EIGHTY YEARS


EIGHTY YEARS
I sit across the table from friends at a restaurant for lunch.    They mention that they are looking for a new eye doctor, their’s recently died.   I ask who he was, they tell me.   I am shocked as he was also my husband’s eye doctor.    How old was he  I ask, he was eighty. I used to say to the dental hygienist where I had gone for many years that I hoped she would not retire until after I had died.   Well she retired, I’m still here.  
WE talk of our careers.   Most of us feel we’ve had a pretty good life with a few hiccups along the way.     One friend lives with her daughter and is grateful.   She now has company and is able to share the expenses of housing.    Another friend age eighty five is getting married this next week, he just bought the rings for his new fiancee whom he met at a square dance social. 
We speak of a friend who at 85 when she was told she needed minor emergency surgery in order to live.   The surgeon told her if she had the surgery she would probably live another 10 years. She chose not to have the surgery.       
Children are mentioned.     Those we see, those whom we rarely  see.    Among all the friends there are few who have children who make regular or any contact.        There is a generally an accepted resignation that you cannot count on your children to care for you or about you at this stage of life.  No-one wants to be a burden, no one wants to go into a nursing home or assisted living. We all know, however, that is where we will go if we  live  past eighty.   “Children begin by loving their parents; as they grow older they judge them; sometimes they forgive them.”  Oscar Wilde.   
To divert from feeling depressed and hopeless about our futures some have martinis, some travel a lot, some stay busy with a multitude of committees and volunteer work.   Our memories are going, not being able to recall certain words is common.   We laugh and commiserate.   We are all in the same boat.    

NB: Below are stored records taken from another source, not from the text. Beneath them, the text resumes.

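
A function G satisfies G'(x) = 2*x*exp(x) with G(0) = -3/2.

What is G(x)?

G(x) = 2*x*exp(x) - 2*exp(x) + 1/2

G'(x) has the shape u'v + uv' for u = 2*x - 2 and v = exp(x) — it is the derivative of the product u*v.
A general antiderivative is (2*x - 2)*exp(x) + C.
The condition gives C = -3/2 - (-2) = 1/2.
So G(x) = 2*x*exp(x) - 2*exp(x) + 1/2.
Check: d/dx[2*x*exp(x) - 2*exp(x) + 1/2] = 2*x*exp(x) = G'(x).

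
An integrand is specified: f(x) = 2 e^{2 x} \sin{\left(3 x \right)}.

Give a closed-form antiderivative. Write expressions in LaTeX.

An antiderivative F(x) passes only if d/dx[F] lands on f(x) exactly.
Check: d/dx[\frac{4 e^{2 x} \sin{\left(3 x \right)}}{13} - \frac{6 e^{2 x} \cos{\left(3 x \right)}}{13}] = 2 e^{2 x} \sin{\left(3 x \right)} = f(x).

An antiderivative is F(x) = \frac{4 e^{2 x} \sin{\left(3 x \right)}}{13} - \frac{6 e^{2 x} \cos{\left(3 x \right)}}{13}.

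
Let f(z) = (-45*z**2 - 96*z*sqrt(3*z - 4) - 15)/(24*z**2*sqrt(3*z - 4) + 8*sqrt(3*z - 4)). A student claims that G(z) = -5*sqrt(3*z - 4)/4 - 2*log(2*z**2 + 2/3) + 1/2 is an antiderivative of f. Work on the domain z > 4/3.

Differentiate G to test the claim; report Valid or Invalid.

Valid. The derivative of G reproduces f.

d/dz[G] = (-45*z**2 - 96*z*sqrt(3*z - 4) - 15)/(24*z**2*sqrt(3*z - 4) + 8*sqrt(3*z - 4))
This equals f(z) exactly, so the claim holds.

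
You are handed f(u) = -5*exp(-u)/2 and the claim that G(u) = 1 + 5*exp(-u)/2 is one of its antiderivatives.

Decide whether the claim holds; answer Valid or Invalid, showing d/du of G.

d/du[G] = -5*exp(-u)/2
This equals f(u) exactly, so the claim holds.

Valid - the claim checks out under differentiation.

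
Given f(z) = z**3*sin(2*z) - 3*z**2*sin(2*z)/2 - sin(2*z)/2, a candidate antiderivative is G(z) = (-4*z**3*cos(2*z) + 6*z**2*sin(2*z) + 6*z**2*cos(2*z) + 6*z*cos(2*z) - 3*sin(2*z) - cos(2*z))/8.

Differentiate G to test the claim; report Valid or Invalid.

Invalid: d/dz[G] - f = 3*z*cos(2*z)/2 + 3*sin(2*z)/4, which is not 0.

d/dz[G] = z**3*sin(2*z) - 3*z**2*sin(2*z)/2 + 3*z*cos(2*z)/2 + sin(2*z)/4
d/dz[G] - f(z) = 3*z*cos(2*z)/2 + 3*sin(2*z)/4 != 0.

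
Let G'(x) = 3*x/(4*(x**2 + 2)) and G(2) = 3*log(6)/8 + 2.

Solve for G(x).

G'(x) matches the chain-rule pattern g'(h)*h' with inner function h(x) = x**2 + 2; substituting u = h(x) collapses the integral.
A general antiderivative is 3*log(x**2 + 2)/8 + C.
The condition gives C = 3*log(6)/8 + 2 - (3*log(6)/8) = 2.
So G(x) = (3*log(x**2 + 2) + 16)/8.
Check: d/dx[(3*log(x**2 + 2) + 16)/8] = 3*x/(4*x**2 + 8), which equals G'(x).

G(x) = (3*log(x**2 + 2) + 16)/8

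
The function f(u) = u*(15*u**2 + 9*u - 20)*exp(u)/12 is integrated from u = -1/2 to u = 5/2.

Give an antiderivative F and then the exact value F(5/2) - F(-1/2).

Antiderivative: F(u) = (15*u**3 - 36*u**2 + 52*u - 52)*exp(u)/12; value = 237*exp(-1/2)/32 + 233*exp(5/2)/32

f has the shape v'r + vr' for v = 5*u**3/4 - 3*u**2 + 13*u/3 - 13/3 and r = exp(u) — it is the derivative of the product v*r.
F(u) = (15*u**3 - 36*u**2 + 52*u - 52)*exp(u)/12 is an antiderivative of f.
Check: d/du[(15*u**3 - 36*u**2 + 52*u - 52)*exp(u)/12] = 5*u**3*exp(u)/4 + 3*u**2*exp(u)/4 - 5*u*exp(u)/3, which equals f(u).
F(5/2) = 233*exp(5/2)/32; F(-1/2) = -237*exp(-1/2)/32.
Integral = F(5/2) - F(-1/2) = 237*exp(-1/2)/32 + 233*exp(5/2)/32.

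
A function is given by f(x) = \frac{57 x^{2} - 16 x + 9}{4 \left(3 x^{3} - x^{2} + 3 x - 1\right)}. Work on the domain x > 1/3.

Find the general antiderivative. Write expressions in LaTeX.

Recover f(x) by differentiating a candidate F(x); any mismatch rules it out.
Check: d/dx[\frac{3 \log{\left(3 x - 1 \right)} + 8 \log{\left(2 x^{2} + 2 \right)}}{4}] = \frac{57 x^{2} - 16 x + 9}{12 x^{3} - 4 x^{2} + 12 x - 4}, which equals f(x).

F(x) = \frac{3 \log{\left(3 x - 1 \right)} + 8 \log{\left(2 x^{2} + 2 \right)}}{4} + C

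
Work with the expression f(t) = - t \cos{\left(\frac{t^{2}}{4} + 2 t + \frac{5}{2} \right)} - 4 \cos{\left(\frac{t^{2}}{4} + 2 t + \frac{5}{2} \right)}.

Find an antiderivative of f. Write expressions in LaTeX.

An antiderivative is F(t) = - 2 \sin{\left(\frac{t^{2}}{4} + 2 t + \frac{5}{2} \right)}.

f matches the chain-rule pattern g'(h)*h' with inner function h(t) = \frac{t^{2}}{4} + 2 t + \frac{5}{2}; substituting u = h(t) collapses the integral.
Check: d/dt[- 2 \sin{\left(\frac{t^{2}}{4} + 2 t + \frac{5}{2} \right)}] = - t \cos{\left(\frac{t^{2}}{4} + 2 t + \frac{5}{2} \right)} - 4 \cos{\left(\frac{t^{2}}{4} + 2 t + \frac{5}{2} \right)} = f(t).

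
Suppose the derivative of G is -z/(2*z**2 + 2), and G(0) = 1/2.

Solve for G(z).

G'(z) matches the chain-rule pattern g'(h)*h' with inner function h(z) = z**2 + 1; substituting u = h(z) collapses the integral.
A general antiderivative is -log(z**2 + 1)/4 + C.
The condition gives C = 1/2 - (0) = 1/2.
So G(z) = -(log(z**2 + 1) - 2)/4.
Check: d/dz[-(log(z**2 + 1) - 2)/4] = -z/(2*z**2 + 2) = G'(z).

G(z) = -(log(z**2 + 1) - 2)/4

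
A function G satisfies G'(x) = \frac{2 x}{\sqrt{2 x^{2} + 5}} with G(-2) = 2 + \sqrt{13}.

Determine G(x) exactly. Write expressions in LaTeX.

G'(x) matches the chain-rule pattern g'(h)*h' with inner function h(x) = 2 x^{2} + 5; substituting u = h(x) collapses the integral.
A general antiderivative is \sqrt{2 x^{2} + 5} + C.
The condition gives C = 2 + \sqrt{13} - (\sqrt{13}) = 2.
So G(x) = \sqrt{2 x^{2} + 5} + 2.
Check: d/dx[\sqrt{2 x^{2} + 5} + 2] = \frac{2 x}{\sqrt{2 x^{2} + 5}} = G'(x).

G(x) = \sqrt{2 x^{2} + 5} + 2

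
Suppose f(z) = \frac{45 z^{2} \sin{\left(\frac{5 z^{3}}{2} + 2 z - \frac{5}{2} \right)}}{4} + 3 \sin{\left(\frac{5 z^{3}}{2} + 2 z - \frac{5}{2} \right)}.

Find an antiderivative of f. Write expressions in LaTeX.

An antiderivative is F(z) = - \frac{3 \cos{\left(\frac{5 z^{3}}{2} + 2 z - \frac{5}{2} \right)}}{2}.

The substitution u = \frac{5 z^{3}}{2} + 2 z - \frac{5}{2} works: f is exactly (dF/du)*(du/dz) for that inner function.
Check: d/dz[- \frac{3 \cos{\left(\frac{5 z^{3}}{2} + 2 z - \frac{5}{2} \right)}}{2}] = \frac{45 z^{2} \sin{\left(\frac{5 z^{3}}{2} + 2 z - \frac{5}{2} \right)}}{4} + 3 \sin{\left(\frac{5 z^{3}}{2} + 2 z - \frac{5}{2} \right)} = f(z).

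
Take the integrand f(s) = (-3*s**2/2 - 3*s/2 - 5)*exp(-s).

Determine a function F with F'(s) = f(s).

f has the shape u'v + uv' for u = 3*s**2/2 + 9*s/2 + 19/2 and v = exp(-s) — it is the derivative of the product u*v.
Check: d/ds[(3*s**2 + 9*s + 19)*exp(-s)/2] = (-3*s**2 - 3*s - 10)*exp(-s)/2, which equals f(s).

An antiderivative is F(s) = (3*s**2 + 9*s + 19)*exp(-s)/2.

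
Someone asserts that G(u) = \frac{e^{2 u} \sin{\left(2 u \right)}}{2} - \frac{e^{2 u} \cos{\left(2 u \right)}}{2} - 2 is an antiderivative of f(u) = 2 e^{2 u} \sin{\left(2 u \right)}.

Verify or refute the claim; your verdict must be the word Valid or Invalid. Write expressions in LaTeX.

Valid - the claim checks out under differentiation.

d/du[G] = 2 e^{2 u} \sin{\left(2 u \right)}
This equals f(u) exactly, so the claim holds.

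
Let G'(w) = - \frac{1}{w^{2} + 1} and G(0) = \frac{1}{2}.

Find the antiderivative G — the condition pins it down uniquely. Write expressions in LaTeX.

G(w) = \frac{1}{2} - \operatorname{atan}{\left(w \right)}

Recover the given G'(w) by differentiating a candidate G(w); any mismatch rules it out.
A general antiderivative is - \operatorname{atan}{\left(w \right)} + C.
The condition gives C = \frac{1}{2} - (0) = \frac{1}{2}.
So G(w) = \frac{1}{2} - \operatorname{atan}{\left(w \right)}.
Check: d/dw[\frac{1}{2} - \operatorname{atan}{\left(w \right)}] = - \frac{1}{w^{2} + 1} = G'(w).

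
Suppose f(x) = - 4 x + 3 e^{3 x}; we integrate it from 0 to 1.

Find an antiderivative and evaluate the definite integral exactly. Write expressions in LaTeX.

The integrand splits into summands that can be handled one at a time.
F(x) = \frac{- 4 x^{2} + 2 e^{3 x} + 3}{2} is an antiderivative of f.
Check: d/dx[\frac{- 4 x^{2} + 2 e^{3 x} + 3}{2}] = - 4 x + 3 e^{3 x} = f(x).
F(1) = - \frac{1}{2} + e^{3}; F(0) = \frac{5}{2}.
Integral = F(1) - F(0) = -3 + e^{3}.

Antiderivative: F(x) = \frac{- 4 x^{2} + 2 e^{3 x} + 3}{2}; value = -3 + e^{3}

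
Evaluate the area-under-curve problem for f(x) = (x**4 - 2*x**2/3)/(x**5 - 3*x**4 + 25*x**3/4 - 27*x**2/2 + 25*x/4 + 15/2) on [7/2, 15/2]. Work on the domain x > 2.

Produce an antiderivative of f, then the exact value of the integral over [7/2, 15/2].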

The meaning of life has to shift from being the center of someone’s life; i.e., your children a spouse who has since passed on or a parent who was responsible for the family.     You are now on the edge of the circle and to find some meaning as you start to become invisible to that family and community is a challenge.   Knowing that we only have a few years left,we want to  be at peace with ourselves and our families .   How we get there is the challenge.     We are not reared in a society where we are expected to be alone.   It is easy to become curmudgeon and frightened.